Y un grupo de 1200 personas pues necesita organización, “producción”. Leto y todo el equipo anda que no sudaron tinta y vertieron lagrimas para echar esto adelante. Y así fue. Gracias a todos ellos que de manera silenciosa y anónima mantuvieron el orden y la ilusión. Cayetana, desde el ayuntamiento nos ayudó en todo momento; hasta el Cabildo de Córdoba nos prestó las 1200 sillas para ensayar por medio de la intervención de algunos amigos Fenicios S.A.…y Tantas personas que lo hicieron posible. Gracias, gracias, de corazón.
Son muchos mensajes de los coreros que me han llegado contándome cuán bonita y profunda ha sido esta bella y dura experiencia de cantar, bailar o tocar para el Papa León y la Iglesia Diocesana de Madrid. Cantar juntos, sentirnos hermanos es un regalo de Dios.

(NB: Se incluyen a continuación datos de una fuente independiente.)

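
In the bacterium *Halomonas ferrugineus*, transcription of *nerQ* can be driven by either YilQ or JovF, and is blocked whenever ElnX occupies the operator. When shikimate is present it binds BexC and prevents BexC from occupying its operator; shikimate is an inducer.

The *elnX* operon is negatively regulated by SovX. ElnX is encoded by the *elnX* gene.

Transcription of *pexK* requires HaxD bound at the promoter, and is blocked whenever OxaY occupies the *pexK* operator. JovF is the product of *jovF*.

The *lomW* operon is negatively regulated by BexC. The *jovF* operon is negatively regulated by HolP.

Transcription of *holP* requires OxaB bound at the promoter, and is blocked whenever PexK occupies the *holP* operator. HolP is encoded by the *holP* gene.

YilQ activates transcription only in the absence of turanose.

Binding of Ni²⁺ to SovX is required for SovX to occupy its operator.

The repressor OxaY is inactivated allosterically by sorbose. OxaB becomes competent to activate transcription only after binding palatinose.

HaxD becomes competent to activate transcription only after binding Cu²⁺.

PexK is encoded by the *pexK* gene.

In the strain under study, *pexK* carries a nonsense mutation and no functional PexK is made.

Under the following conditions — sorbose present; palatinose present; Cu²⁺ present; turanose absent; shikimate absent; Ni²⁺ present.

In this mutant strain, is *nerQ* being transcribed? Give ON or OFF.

Turanose is absent, so YilQ is active.
PexK is non-functional in this strain, so it has no effect.
Palatinose is present, so OxaB is active.
No repressor is bound and OxaB is active, so *holP* is transcribed.
So HolP is produced and active.
With repressor HolP bound, *jovF* is not transcribed.
So JovF is not produced.
Ni²⁺ is present, so SovX is active.
With repressor SovX bound, *elnX* is not transcribed.
So ElnX is not produced.
Activator YilQ is present, so *nerQ* is transcribed.

ON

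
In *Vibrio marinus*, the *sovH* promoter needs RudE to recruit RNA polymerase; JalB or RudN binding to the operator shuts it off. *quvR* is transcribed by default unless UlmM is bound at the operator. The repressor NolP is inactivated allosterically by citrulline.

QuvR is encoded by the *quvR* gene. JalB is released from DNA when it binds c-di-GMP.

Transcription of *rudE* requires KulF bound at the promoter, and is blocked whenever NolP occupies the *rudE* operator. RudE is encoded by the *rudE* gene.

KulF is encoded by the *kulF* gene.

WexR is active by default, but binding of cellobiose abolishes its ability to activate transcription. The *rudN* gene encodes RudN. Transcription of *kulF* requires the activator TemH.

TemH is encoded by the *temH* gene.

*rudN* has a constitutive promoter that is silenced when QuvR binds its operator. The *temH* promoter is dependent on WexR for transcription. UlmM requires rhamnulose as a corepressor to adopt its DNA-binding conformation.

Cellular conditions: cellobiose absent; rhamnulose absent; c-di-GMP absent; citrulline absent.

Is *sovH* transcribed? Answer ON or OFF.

OFF

Citrulline is absent, so NolP is active.
Cellobiose is absent, so WexR is active.
No repressor is bound and WexR is active, so *temH* is transcribed.
So TemH is produced and active.
No repressor is bound and TemH is active, so *kulF* is transcribed.
So KulF is produced and active.
With repressor NolP bound, *rudE* is not transcribed.
So RudE is not produced.
c-di-GMP is absent, so JalB is active.
Rhamnulose is absent, so UlmM is inactive.
With no repressor bound, *quvR* is transcribed.
So QuvR is produced and active.
With repressor QuvR bound, *rudN* is not transcribed.
So RudN is not produced.
With repressor JalB bound, *sovH* is not transcribed.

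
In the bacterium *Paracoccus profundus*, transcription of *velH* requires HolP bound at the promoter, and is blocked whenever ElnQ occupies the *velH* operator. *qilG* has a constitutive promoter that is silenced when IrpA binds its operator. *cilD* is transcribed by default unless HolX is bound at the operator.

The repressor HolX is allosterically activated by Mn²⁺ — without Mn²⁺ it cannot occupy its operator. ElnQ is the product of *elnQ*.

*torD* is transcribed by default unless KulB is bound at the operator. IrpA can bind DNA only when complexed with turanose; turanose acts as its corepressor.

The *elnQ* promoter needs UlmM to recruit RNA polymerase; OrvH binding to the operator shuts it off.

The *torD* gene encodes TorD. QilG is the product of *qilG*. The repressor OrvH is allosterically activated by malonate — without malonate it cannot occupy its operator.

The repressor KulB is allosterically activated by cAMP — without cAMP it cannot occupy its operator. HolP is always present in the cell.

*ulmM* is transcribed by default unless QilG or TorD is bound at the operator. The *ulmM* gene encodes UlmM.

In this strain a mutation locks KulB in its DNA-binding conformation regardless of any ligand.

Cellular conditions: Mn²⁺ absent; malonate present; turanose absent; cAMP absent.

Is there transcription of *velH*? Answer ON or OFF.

ON

Turanose is absent, so IrpA is inactive.
With no repressor bound, *qilG* is transcribed.
So QilG is produced and active.
KulB is constitutively active in this strain.
With repressor KulB bound, *torD* is not transcribed.
So TorD is not produced.
With repressor QilG bound, *ulmM* is not transcribed.
So UlmM is not produced.
Malonate is present, so OrvH is active.
With repressor OrvH bound, *elnQ* is not transcribed.
So ElnQ is not produced.
HolP is produced constitutively and is active.
No repressor is bound and HolP is active, so *velH* is transcribed.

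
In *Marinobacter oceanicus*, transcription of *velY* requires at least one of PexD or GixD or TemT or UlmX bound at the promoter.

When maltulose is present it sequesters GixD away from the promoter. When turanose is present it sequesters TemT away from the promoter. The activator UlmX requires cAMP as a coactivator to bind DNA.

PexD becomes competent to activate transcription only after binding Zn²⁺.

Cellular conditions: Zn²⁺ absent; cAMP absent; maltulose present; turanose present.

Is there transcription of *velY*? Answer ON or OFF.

OFF

Zn²⁺ is absent, so PexD is inactive.
Maltulose is present, so GixD is inactive.
Turanose is present, so TemT is inactive.
cAMP is absent, so UlmX is inactive.
No activator is available at the *velY* promoter, so *velY* is not transcribed.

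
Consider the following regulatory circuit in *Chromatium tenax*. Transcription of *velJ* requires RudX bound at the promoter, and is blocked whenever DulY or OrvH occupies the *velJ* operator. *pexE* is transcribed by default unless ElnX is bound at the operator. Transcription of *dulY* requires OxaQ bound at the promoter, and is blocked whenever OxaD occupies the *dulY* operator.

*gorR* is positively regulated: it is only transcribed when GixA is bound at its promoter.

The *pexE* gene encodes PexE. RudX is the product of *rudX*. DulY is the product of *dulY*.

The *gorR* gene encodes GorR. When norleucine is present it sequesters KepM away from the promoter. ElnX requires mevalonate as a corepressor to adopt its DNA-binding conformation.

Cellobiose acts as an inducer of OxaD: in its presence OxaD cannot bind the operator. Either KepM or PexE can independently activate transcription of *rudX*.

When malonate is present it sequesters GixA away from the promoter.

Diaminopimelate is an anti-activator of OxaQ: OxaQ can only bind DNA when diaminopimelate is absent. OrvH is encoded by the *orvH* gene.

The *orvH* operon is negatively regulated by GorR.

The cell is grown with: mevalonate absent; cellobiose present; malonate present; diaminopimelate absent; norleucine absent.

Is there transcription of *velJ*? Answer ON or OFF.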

Ya lo decía el propio León.
Este domingo 21 a las 12h una pequeña representación de 300 (¡!), nos reuniremos a cantar en la misa de gratitud a las 12 h, con el Arzobispo y Cardenal D. José Cobo. Canciones sencillas y de siempre para que toda la asamblea cante a Dios.
Vente a a rezar y cantar con nosotros. Porque el que canta reza dos veces, y el que a la vez danza, tres. (Esta vez no bailamos, no te pongas nervioso). Cantemos, cantemos.